Explaining divorce to small children

June 5, 2006

When a couple in your sphere of relationships files for divorce, it presents a new host of questions.  One I have been thinking through is this:  How do I explain divorce to my 5 and 6 year old?

So far the best I can come up with is “We are all sinners.  God says so.  Person A and Person B made a promise to God and each other to stay together until one of them dies.  That’s marriage.  They have decided to sin and break that promise.  They will not stay together. That is divorce.” 

Any help out there?



  1. Sounds like a pretty good answer for them. At least at face value, without a bunch of analysis.

    You have defined the situation in clearly biblical terms.

  2. I think that works. The part about “they have decided to sin” is very context-dependent though: do both of them want to divorce, or is only one person giving up?

    Another big thing (to state the obvious) is to give your kids lots of reassurance about your own marriage.

    Also: kids look to their parents (and adults in general) as living pictures of what God is like. The sin of divorce is striking when you consider that marriage is supposed to reflect Christ’s relationship with his church. That’s liable to bring a kid to cynicism’s door.

    I’d make it a point to stress the difference between a promise a sinner makes and a promise the holy, almighty God makes. Christ is trustworthy and will not break his promises — even though people do.

  3. Hugh, I have thought about all the things you mentioned. Thanks for your input and John too.

    I am going to have to face this with my kids tonight. It pains me to see people give up.

  4. I agree with everything said so far. I’d mention that just because we are sinners does not mean that divorce is an option. A child with a proper theology may reason that because my mom and dad are sinners just like the couple in question, they are likely to get divorced also. When this has come up with us, Donna and I point out, in humility, that our commitment is to God as well as each other and that is not the case with [couple in question].

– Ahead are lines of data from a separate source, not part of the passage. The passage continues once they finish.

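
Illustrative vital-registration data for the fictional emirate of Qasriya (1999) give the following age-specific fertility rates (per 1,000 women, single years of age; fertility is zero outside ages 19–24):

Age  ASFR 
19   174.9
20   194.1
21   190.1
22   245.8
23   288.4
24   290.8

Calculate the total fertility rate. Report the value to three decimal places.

1.384

Sum of ASFRs = 174.9 + 194.1 + 190.1 + 245.8 + 288.4 + 290.8 = 1384.1
TFR = 1384.1 / 1000 = 1.3841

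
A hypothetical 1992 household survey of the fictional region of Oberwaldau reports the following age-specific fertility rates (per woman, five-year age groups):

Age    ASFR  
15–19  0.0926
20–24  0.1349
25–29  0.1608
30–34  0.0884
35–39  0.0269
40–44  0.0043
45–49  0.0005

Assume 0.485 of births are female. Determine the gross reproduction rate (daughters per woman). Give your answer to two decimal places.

Proportion female at birth = 0.485.
Sum of ASFRs = 0.0926 + 0.1349 + 0.1608 + 0.0884 + 0.0269 + 0.0043 + 0.0005 = 0.5084
TFR = 5 × 0.5084 = 2.542
GRR = 0.485 × 2.542 = 1.23287

1.23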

    Of course, in the end, actions speak louder than words with kids. We try to keep in mind how we treat each other in front of the kids. After a recent fight, we went to the kids and confessed that we hadn’t been very loving to each other as we should, and tried to use it as an example of how not to behave. In the process reassuring them that although we are sinners, we are committed to working through our issues with each other.